The editorial also makes an point regarding public health by advocating drive-throughs prevent spreading illness via entering a store. It’s interesting the board went with this angle considering they had an opportunity to advocate on behalf of stopping the spread of illness at the workplace when it weighed in on Minneapolis’ proposed sick-leave policy as part of the broader workers’ rights agenda–no public health claim was attempted. Regardless, it’s disingenuous to claim public health benefits while not at least mentioning drive-through impacts from idling cars, fast food, and the growing prescription drug abuse problem across the United States (particularly in our car-oriented suburbs).
Despite the economic fear-mongering, downtown and many of the Pedestrian Oriented Overlay districts that ban drive-throughs in Minneapolis are the areas that have boomed post-recession. Think the thousands of units added along the Greenway in Uptown, downtown and the North Loop growing like gangbusters, Stadium Village’s dominance, downtown Northeast’s skyscrapers, and even less-publicized commercial areas like Eat Street have all proven economic vitality can be had without new drive-throughs. Businesses like pharmacies and fast-food joints will manage to survive in a less car-oriented world, trust me.
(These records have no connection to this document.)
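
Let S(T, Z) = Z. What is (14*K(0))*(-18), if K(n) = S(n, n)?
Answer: 0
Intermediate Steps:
K(n) = n
(14*K(0))*(-18) = (14*0)*(-18) = 0*(-18) = 0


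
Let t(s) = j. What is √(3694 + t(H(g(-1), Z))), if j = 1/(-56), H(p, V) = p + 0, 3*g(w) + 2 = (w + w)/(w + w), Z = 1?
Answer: √2896082/28 ≈ 60.778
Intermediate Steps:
g(w) = -⅓ (g(w) = -⅔ + ((w + w)/(w + w))/3 = -⅔ + ((2*w)/((2*w)))/3 = -⅔ + ((2*w)*(1/(2*w)))/3 = -⅔ + (⅓)*1 = -⅔ + ⅓ = -⅓)
H(p, V) = p
j = -1/56 ≈ -0.017857
t(s) = -1/56
√(3694 + t(H(g(-1), Z))) = √(3694 - 1/56) = √(206863/56) = √2896082/28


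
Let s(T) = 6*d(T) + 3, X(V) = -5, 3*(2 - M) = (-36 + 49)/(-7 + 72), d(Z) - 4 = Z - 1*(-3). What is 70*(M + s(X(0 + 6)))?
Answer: 3556/3 ≈ 1185.3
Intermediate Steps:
d(Z) = 7 + Z (d(Z) = 4 + (Z - 1*(-3)) = 4 + (Z + 3) = 4 + (3 + Z) = 7 + Z)
M = 29/15 (M = 2 - (-36 + 49)/(3*(-7 + 72)) = 2 - 13/(3*65) = 2 - 1/3*1/5 = 2 - 1/15 = 29/15 ≈ 1.9333)
s(T) = 45 + 6*T (s(T) = 6*(7 + T) + 3 = (42 + 6*T) + 3 = 45 + 6*T)
70*(M + s(X(0 + 6))) = 70*(29/15 + (45 + 6*(-5))) = 70*(29/15 + (45 - 30)) = 70*(29/15 + 15) = 70*(254/15) = 3556/3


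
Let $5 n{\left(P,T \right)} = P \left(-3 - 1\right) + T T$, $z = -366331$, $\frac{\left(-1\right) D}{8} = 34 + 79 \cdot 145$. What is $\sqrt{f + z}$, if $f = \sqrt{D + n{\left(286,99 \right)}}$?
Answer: $\frac{\sqrt{-9158275 + 5 i \sqrt{2254515}}}{5} \approx 0.24808 + 605.25 i$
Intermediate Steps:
$D = -91912$ ($D = - 8 \left(34 + 79 \cdot 145\right) = - 8 \left(34 + 11455\right) = \left(-8\right) 11489 = -91912$)
$n{\left(P,T \right)} = - \frac{4 P}{5} + \frac{T^{2}}{5}$ ($n{\left(P,T \right)} = \frac{P \left(-3 - 1\right) + T T}{5} = \frac{P \left(-4\right) + T^{2}}{5} = \frac{- 4 P + T^{2}}{5} = \frac{T^{2} - 4 P}{5} = - \frac{4 P}{5} + \frac{T^{2}}{5}$)
$f = \frac{i \sqrt{2254515}}{5}$ ($f = \sqrt{-91912 + \left(\left(- \frac{4}{5}\right) 286 + \frac{99^{2}}{5}\right)} = \sqrt{-91912 + \left(- \frac{1144}{5} + \frac{1}{5} \cdot 9801\right)} = \sqrt{-91912 + \left(- \frac{1144}{5} + \frac{9801}{5}\right)} = \sqrt{-91912 + \frac{8657}{5}} = \sqrt{- \frac{450903}{5}} = \frac{i \sqrt{2254515}}{5} \approx 300.3 i$)
$\sqrt{f + z} = \sqrt{\frac{i \sqrt{2254515}}{5} - 366331} = \sqrt{-366331 + \frac{i \sqrt{2254515}}{5}}$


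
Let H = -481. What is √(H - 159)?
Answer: 8*I*√10 ≈ 25.298*I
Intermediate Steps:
√(H - 159) = √(-481 - 159) = √(-640) = 8*I*√10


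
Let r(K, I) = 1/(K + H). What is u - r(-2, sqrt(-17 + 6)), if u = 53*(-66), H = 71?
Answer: -241363/69 ≈ -3498.0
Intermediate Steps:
r(K, I) = 1/(71 + K) (r(K, I) = 1/(K + 71) = 1/(71 + K))
u = -3498
u - r(-2, sqrt(-17 + 6)) = -3498 - 1/(71 - 2) = -3498 - 1/69 = -241363/69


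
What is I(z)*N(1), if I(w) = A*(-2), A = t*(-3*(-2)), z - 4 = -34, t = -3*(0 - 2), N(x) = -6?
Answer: 432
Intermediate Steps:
t = 6 (t = -3*(-2) = 6)
z = -30 (z = 4 - 34 = -30)
A = 36 (A = 6*(-3*(-2)) = 6*6 = 36)
I(w) = -72 (I(w) = 36*(-2) = -72)
I(z)*N(1) = -72*(-6) = 432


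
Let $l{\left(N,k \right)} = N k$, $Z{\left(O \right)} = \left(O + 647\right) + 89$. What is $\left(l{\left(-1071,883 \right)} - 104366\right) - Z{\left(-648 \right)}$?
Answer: $-1050147$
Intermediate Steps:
$Z{\left(O \right)} = 736 + O$ ($Z{\left(O \right)} = \left(647 + O\right) + 89 = 736 + O$)
$\left(l{\left(-1071,883 \right)} - 104366\right) - Z{\left(-648 \right)} = \left(\left(-1071\right) 883 - 104366\right) - \left(736 - 648\right) = \left(-945693 - 104366\right) - 88 = -1050059 - 88 = -1050147$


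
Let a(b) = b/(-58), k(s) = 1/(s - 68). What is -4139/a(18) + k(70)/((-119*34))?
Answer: 971290843/72828 ≈ 13337.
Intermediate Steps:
k(s) = 1/(-68 + s)
a(b) = -b/58 (a(b) = b*(-1/58) = -b/58)
-4139/a(18) + k(70)/((-119*34)) = -4139/((-1/58*18)) + 1/((-68 + 70)*((-119*34))) = -4139/(-9/29) + 1/(2*(-4046)) = -4139*(-29/9) + (½)*(-1/4046) = 120031/9 - 1/8092 = 971290843/72828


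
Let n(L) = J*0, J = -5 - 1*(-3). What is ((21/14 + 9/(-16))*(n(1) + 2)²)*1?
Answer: 15/4 ≈ 3.7500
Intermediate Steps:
J = -2 (J = -5 + 3 = -2)
n(L) = 0 (n(L) = -2*0 = 0)
((21/14 + 9/(-16))*(n(1) + 2)²)*1 = ((21/14 + 9/(-16))*(0 + 2)²)*1 = ((21*(1/14) + 9*(-1/16))*2²)*1 = ((3/2 - 9/16)*4)*1 = ((15/16)*4)*1 = (15/4)*1 = 15/4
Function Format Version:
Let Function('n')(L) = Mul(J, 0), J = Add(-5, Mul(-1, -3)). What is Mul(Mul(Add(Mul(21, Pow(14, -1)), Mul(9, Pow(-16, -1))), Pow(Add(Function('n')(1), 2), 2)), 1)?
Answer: Rational(15, 4) ≈ 3.7500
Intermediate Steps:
J = -2 (J = Add(-5, 3) = -2)
Function('n')(L) = 0 (Function('n')(L) = Mul(-2, 0) = 0)
Mul(Mul(Add(Mul(21, Pow(14, -1)), Mul(9, Pow(-16, -1))), Pow(Add(Function('n')(1), 2), 2)), 1) = Mul(Mul(Add(Mul(21, Pow(14, -1)), Mul(9, Pow(-16, -1))), Pow(Add(0, 2), 2)), 1) = Mul(Mul(Add(Mul(21, Rational(1, 14)), Mul(9, Rational(-1, 16))), Pow(2, 2)), 1) = Mul(Mul(Add(Rational(3, 2), Rational(-9, 16)), 4), 1) = Mul(Mul(Rational(15, 16), 4), 1) = Mul(Rational(15, 4), 1) = Rational(15, 4)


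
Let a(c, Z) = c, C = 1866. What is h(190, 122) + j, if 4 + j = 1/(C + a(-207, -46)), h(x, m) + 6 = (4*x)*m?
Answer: 153805891/1659 ≈ 92710.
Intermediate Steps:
h(x, m) = -6 + 4*m*x (h(x, m) = -6 + (4*x)*m = -6 + 4*m*x)
j = -6635/1659 (j = -4 + 1/(1866 - 207) = -4 + 1/1659 = -6635/1659 ≈ -3.9994)
h(190, 122) + j = (-6 + 4*122*190) - 6635/1659 = (-6 + 92720) - 6635/1659 = 92714 - 6635/1659 = 153805891/1659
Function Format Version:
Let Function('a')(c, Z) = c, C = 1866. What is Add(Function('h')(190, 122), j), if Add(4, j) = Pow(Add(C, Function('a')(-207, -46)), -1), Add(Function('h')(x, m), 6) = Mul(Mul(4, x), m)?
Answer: Rational(153805891, 1659) ≈ 92710.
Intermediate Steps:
Function('h')(x, m) = Add(-6, Mul(4, m, x)) (Function('h')(x, m) = Add(-6, Mul(Mul(4, x), m)) = Add(-6, Mul(4, m, x)))
j = Rational(-6635, 1659) (j = Add(-4, Pow(Add(1866, -207), -1)) = Add(-4, Pow(1659, -1)) = Add(-4, Rational(1, 1659)) = Rational(-6635, 1659) ≈ -3.9994)
Add(Function('h')(190, 122), j) = Add(Add(-6, Mul(4, 122, 190)), Rational(-6635, 1659)) = Add(Add(-6, 92720), Rational(-6635, 1659)) = Add(92714, Rational(-6635, 1659)) = Rational(153805891, 1659)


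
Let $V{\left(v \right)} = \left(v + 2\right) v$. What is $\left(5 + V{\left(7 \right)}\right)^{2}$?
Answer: $4624$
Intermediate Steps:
$V{\left(v \right)} = v \left(2 + v\right)$ ($V{\left(v \right)} = \left(2 + v\right) v = v \left(2 + v\right)$)
$\left(5 + V{\left(7 \right)}\right)^{2} = \left(5 + 7 \left(2 + 7\right)\right)^{2} = \left(5 + 7 \cdot 9\right)^{2} = \left(5 + 63\right)^{2} = 68^{2} = 4624$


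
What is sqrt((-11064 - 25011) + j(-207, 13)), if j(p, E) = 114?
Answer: I*sqrt(35961) ≈ 189.63*I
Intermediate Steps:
sqrt((-11064 - 25011) + j(-207, 13)) = sqrt((-11064 - 25011) + 114) = sqrt(-36075 + 114) = sqrt(-35961) = I*sqrt(35961)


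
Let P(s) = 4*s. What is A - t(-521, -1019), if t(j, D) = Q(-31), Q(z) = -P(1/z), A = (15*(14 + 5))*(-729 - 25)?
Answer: -6661594/31 ≈ -2.1489e+5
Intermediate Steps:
A = -214890 (A = (15*19)*(-754) = 285*(-754) = -214890)
Q(z) = -4/z (Q(z) = -4*1/z = -4/z)
t(j, D) = 4/31 (t(j, D) = -4/(-31) = -4*(-1/31) = 4/31)
A - t(-521, -1019) = -214890 - 1*4/31 = -214890 - 4/31 = -6661594/31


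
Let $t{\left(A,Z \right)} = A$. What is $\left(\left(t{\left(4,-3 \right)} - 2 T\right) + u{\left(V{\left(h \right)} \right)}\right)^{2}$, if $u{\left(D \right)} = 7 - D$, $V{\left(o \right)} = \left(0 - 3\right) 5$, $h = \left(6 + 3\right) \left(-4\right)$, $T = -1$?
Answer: $784$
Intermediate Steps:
$h = -36$ ($h = 9 \left(-4\right) = -36$)
$V{\left(o \right)} = -15$ ($V{\left(o \right)} = \left(-3\right) 5 = -15$)
$\left(\left(t{\left(4,-3 \right)} - 2 T\right) + u{\left(V{\left(h \right)} \right)}\right)^{2} = \left(\left(4 - -2\right) + \left(7 - -15\right)\right)^{2} = \left(\left(4 + 2\right) + \left(7 + 15\right)\right)^{2} = \left(6 + 22\right)^{2} = 28^{2} = 784$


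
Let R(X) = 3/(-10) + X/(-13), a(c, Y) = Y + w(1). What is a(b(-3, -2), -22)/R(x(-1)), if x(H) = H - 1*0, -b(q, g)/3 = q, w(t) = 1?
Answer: 2730/29 ≈ 94.138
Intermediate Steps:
b(q, g) = -3*q
x(H) = H (x(H) = H + 0 = H)
a(c, Y) = 1 + Y (a(c, Y) = Y + 1 = 1 + Y)
R(X) = -3/10 - X/13 (R(X) = 3*(-1/10) + X*(-1/13) = -3/10 - X/13)
a(b(-3, -2), -22)/R(x(-1)) = (1 - 22)/(-3/10 - 1/13*(-1)) = -21/(-3/10 + 1/13) = -21/(-29/130) = -21*(-130/29) = 2730/29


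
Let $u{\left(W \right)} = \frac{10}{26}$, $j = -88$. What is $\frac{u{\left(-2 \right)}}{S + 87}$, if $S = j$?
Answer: $- \frac{5}{13} \approx -0.38462$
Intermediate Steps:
$S = -88$
$u{\left(W \right)} = \frac{5}{13}$ ($u{\left(W \right)} = 10 \cdot \frac{1}{26} = \frac{5}{13}$)
$\frac{u{\left(-2 \right)}}{S + 87} = \frac{1}{-88 + 87} \cdot \frac{5}{13} = \frac{1}{-1} \cdot \frac{5}{13} = \left(-1\right) \frac{5}{13} = - \frac{5}{13}$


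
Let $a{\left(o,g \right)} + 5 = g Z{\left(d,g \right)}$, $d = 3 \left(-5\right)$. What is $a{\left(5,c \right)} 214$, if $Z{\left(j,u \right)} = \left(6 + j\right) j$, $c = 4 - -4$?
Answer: $230050$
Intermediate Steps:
$d = -15$
$c = 8$ ($c = 4 + 4 = 8$)
$Z{\left(j,u \right)} = j \left(6 + j\right)$
$a{\left(o,g \right)} = -5 + 135 g$ ($a{\left(o,g \right)} = -5 + g \left(- 15 \left(6 - 15\right)\right) = -5 + g \left(\left(-15\right) \left(-9\right)\right) = -5 + g 135 = -5 + 135 g$)
$a{\left(5,c \right)} 214 = \left(-5 + 135 \cdot 8\right) 214 = \left(-5 + 1080\right) 214 = 1075 \cdot 214 = 230050$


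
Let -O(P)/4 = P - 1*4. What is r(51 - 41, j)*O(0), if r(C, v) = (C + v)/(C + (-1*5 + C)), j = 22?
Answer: 512/15 ≈ 34.133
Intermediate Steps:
O(P) = 16 - 4*P (O(P) = -4*(P - 1*4) = -4*(P - 4) = -4*(-4 + P) = 16 - 4*P)
r(C, v) = (C + v)/(-5 + 2*C) (r(C, v) = (C + v)/(C + (-5 + C)) = (C + v)/(-5 + 2*C))
r(51 - 41, j)*O(0) = (((51 - 41) + 22)/(-5 + 2*(51 - 41)))*(16 - 4*0) = ((10 + 22)/(-5 + 2*10))*(16 + 0) = (32/(-5 + 20))*16 = (32/15)*16 = 512/15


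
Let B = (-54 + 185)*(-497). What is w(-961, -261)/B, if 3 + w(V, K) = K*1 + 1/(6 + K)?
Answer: 67321/16602285 ≈ 0.0040549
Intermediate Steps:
w(V, K) = -3 + K + 1/(6 + K) (w(V, K) = -3 + (K*1 + 1/(6 + K)) = -3 + (K + 1/(6 + K)) = -3 + K + 1/(6 + K))
B = -65107 (B = 131*(-497) = -65107)
w(-961, -261)/B = ((-17 + (-261)² + 3*(-261))/(6 - 261))/(-65107) = ((-17 + 68121 - 783)/(-255))*(-1/65107) = -1/255*67321*(-1/65107) = -67321/255*(-1/65107) = 67321/16602285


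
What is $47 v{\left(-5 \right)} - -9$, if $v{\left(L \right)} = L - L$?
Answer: $9$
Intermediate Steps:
$v{\left(L \right)} = 0$
$47 v{\left(-5 \right)} - -9 = 47 \cdot 0 - -9 = 0 + \left(-68 + 77\right) = 0 + 9 = 9$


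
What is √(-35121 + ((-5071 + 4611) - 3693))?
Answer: I*√39274 ≈ 198.18*I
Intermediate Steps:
√(-35121 + ((-5071 + 4611) - 3693)) = √(-35121 + (-460 - 3693)) = √(-35121 - 4153) = √(-39274) = I*√39274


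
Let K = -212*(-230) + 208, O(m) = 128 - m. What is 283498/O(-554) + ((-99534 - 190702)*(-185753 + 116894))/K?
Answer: 1705487292979/4174522 ≈ 4.0855e+5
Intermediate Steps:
K = 48968 (K = 48760 + 208 = 48968)
283498/O(-554) + ((-99534 - 190702)*(-185753 + 116894))/K = 283498/(128 - 1*(-554)) + ((-99534 - 190702)*(-185753 + 116894))/48968 = 283498/(128 + 554) - 290236*(-68859)*(1/48968) = 283498/682 + 19985360724*(1/48968) = 283498*(1/682) + 4996340181/12242 = 141749/341 + 4996340181/12242 = 1705487292979/4174522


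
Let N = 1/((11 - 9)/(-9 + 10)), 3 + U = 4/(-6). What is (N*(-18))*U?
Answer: 33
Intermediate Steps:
U = -11/3 (U = -3 + 4/(-6) = -3 + 4*(-⅙) = -3 - ⅔ = -11/3 ≈ -3.6667)
N = ½ (N = 1/(2/1) = 1/(2*1) = 1/2 = ½ ≈ 0.50000)
(N*(-18))*U = ((½)*(-18))*(-11/3) = -9*(-11/3) = 33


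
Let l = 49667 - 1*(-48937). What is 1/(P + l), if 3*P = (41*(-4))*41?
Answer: 3/289088 ≈ 1.0377e-5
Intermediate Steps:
l = 98604 (l = 49667 + 48937 = 98604)
P = -6724/3 (P = ((41*(-4))*41)/3 = (-164*41)/3 = (1/3)*(-6724) = -6724/3 ≈ -2241.3)
1/(P + l) = 1/(-6724/3 + 98604) = 1/(289088/3) = 3/289088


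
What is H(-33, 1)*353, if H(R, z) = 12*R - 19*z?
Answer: -146495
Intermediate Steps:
H(R, z) = -19*z + 12*R
H(-33, 1)*353 = (-19*1 + 12*(-33))*353 = (-19 - 396)*353 = -415*353 = -146495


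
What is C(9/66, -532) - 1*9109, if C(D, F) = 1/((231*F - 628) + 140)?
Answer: -1123868421/123380 ≈ -9109.0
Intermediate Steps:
C(D, F) = 1/(-488 + 231*F) (C(D, F) = 1/((-628 + 231*F) + 140) = 1/(-488 + 231*F))
C(9/66, -532) - 1*9109 = 1/(-488 + 231*(-532)) - 1*9109 = 1/(-488 - 122892) - 9109 = 1/(-123380) - 9109 = -1/123380 - 9109 = -1123868421/123380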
While the Star Tribune may consider drive-throughs a “convenience for some…a necessity for others,” the reality is that driving to pick up prescription drugs, fast food, or pull cash out of an ATM–even if it allows you to keep the kid in the back seat–is a luxury, not a necessity. It’s a bonus that makes driving just a little more attractive, factoring into every residents’ complicated decision on how to leave the house for the day. Considering the real public safety benefits of reducing conflict points and getting a few people to choose to walk or bike, this is a luxury Minneapolis can stand to lose in a few key highly-pedestrianized neighborhoods of our city.